In effetti, dei poco più di due milioni d’abitanti che all'epoca popolavano la Bretagna, solo il 10% risiedeva nelle città. Inoltre, i paesani erano tutt'altro che abbienti, in balia del raccolto, timorosi che una cattiva annata li gettasse da un momento all'altro nella schiera dei poveri e dei mendicanti, costituita da circa il 15% dei bretoni.

Stando così le cose, è comprensibile che la parola “rivoluzione” avesse un suono accattivante anche per i contadini. La gente era infastidita dai privilegi feudali, dai tributi che esigevano i nobili. Tacciava l’aristocrazia di renitenza verso qualsiasi cambiamento e della colpa d’essersi troppo francesizzata.

Per natura, il bretone era disposto a rispettare la gerarchia sociale.

Sin dall'epoca celtica, esisteva la nobiltà composta tanto da guerrieri, da sacerdoti, da poeti quanto da artigiani specializzati, da uomini di legge e da medici.

Una nobiltà un po’ anomala, se vogliamo, ma accettata perché offriva la sua forza e la sua cultura alla collettività, perché svolgeva compiti indispensabili al bene di tutti. A che giovava, invece, il signorotto del XVIII secolo, chiuso tra gli agi del suo castello e sempre allarmato dall'eventualità di perderli?

Con la convocazione degli Stati Generali, anche il Terzo Stato bretone si mosse e compilò con entusiasmo i suoi “cahiers des doléances”.

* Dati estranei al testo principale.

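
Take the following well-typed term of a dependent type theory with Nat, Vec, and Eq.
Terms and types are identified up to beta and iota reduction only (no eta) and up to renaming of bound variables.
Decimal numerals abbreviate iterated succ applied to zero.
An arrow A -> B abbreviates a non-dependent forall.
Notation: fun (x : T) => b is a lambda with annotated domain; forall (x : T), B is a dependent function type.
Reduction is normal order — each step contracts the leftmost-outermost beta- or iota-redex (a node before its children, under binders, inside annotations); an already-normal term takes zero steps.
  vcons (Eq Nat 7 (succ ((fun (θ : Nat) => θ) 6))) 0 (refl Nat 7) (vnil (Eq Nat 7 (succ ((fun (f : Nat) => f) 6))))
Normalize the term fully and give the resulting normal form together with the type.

resulting normal form:
  vcons (Eq Nat 7 7) 0 (refl Nat 7) (vnil (Eq Nat 7 7))
inferred type:
  Vec (Eq Nat 7 7) 1
observation: the term reaches its normal form after 2 normal-order steps.


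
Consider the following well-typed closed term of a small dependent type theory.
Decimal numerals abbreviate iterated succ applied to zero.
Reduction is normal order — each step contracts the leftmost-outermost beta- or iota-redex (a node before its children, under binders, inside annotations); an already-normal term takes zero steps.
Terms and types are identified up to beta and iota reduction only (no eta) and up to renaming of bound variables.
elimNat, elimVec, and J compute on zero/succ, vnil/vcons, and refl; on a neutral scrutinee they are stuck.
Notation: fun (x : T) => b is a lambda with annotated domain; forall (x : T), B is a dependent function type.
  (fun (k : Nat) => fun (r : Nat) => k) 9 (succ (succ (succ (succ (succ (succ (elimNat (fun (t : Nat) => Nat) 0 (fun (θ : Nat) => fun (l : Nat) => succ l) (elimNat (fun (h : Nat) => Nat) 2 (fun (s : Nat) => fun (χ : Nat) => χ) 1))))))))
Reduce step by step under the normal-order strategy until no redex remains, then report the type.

normal-order reduction sequence:
  (fun (k : Nat) => fun (r : Nat) => k) 9 (succ (succ (succ (succ (succ (succ (elimNat (fun (t : Nat) => Nat) 0 (fun (θ : Nat) => fun (l : Nat) => succ l) (elimNat (fun (h : Nat) => Nat) 2 (fun (s : Nat) => fun (χ : Nat) => χ) 1))))))))
  ~> (fun (k : Nat) => 9) (succ (succ (succ (succ (succ (succ (elimNat (fun (r : Nat) => Nat) 0 (fun (t : Nat) => fun (θ : Nat) => succ θ) (elimNat (fun (l : Nat) => Nat) 2 (fun (h : Nat) => fun (s : Nat) => s) 1))))))))
  ~> 9
the term's type:
  Nat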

A guidarlo erano spesso i curati locali, d’estrazione contadina, i quali, come i druidi antichi, sapevano intendere i loro fedeli. Sapevano dare una forma corretta ed efficace alle loro rivendicazioni.

Questo è un punto cruciale nel discorso che stiamo sviluppando. Per capire la Rivoluzione in Bretagna, è necessario tener presente che il prete fu sempre la figura di riferimento nella società, perché parlava di Dio e parlava da amico. Fu l’uomo da ascoltare, da stimare e da difendere. Esattamente come un druido antico…

Fino a quando Terzo Stato e basso clero marciarono insieme, infiammati dagli stessi principi di libertà, fratellanza e uguaglianza, tutto andò per il meglio. Esempio ne sia il distretto di Morbihan dove, tra i 132 sindaci appena eletti, ben 42 erano sacerdoti.

Ma un bel giorno, anzi, un brutto giorno, le cose mutarono.

Era il 12 luglio 1790 e a Parigi era stata approvata la Costituzione Civile del Clero che riformava l’organizzazione della Chiesa francese.

In virtù di tale documento, la Chiesa Cattolica non era più ritenuta Chiesa di Stato. Venivano abolite le diocesi, assegnando un solo vescovo a ogni dipartimento.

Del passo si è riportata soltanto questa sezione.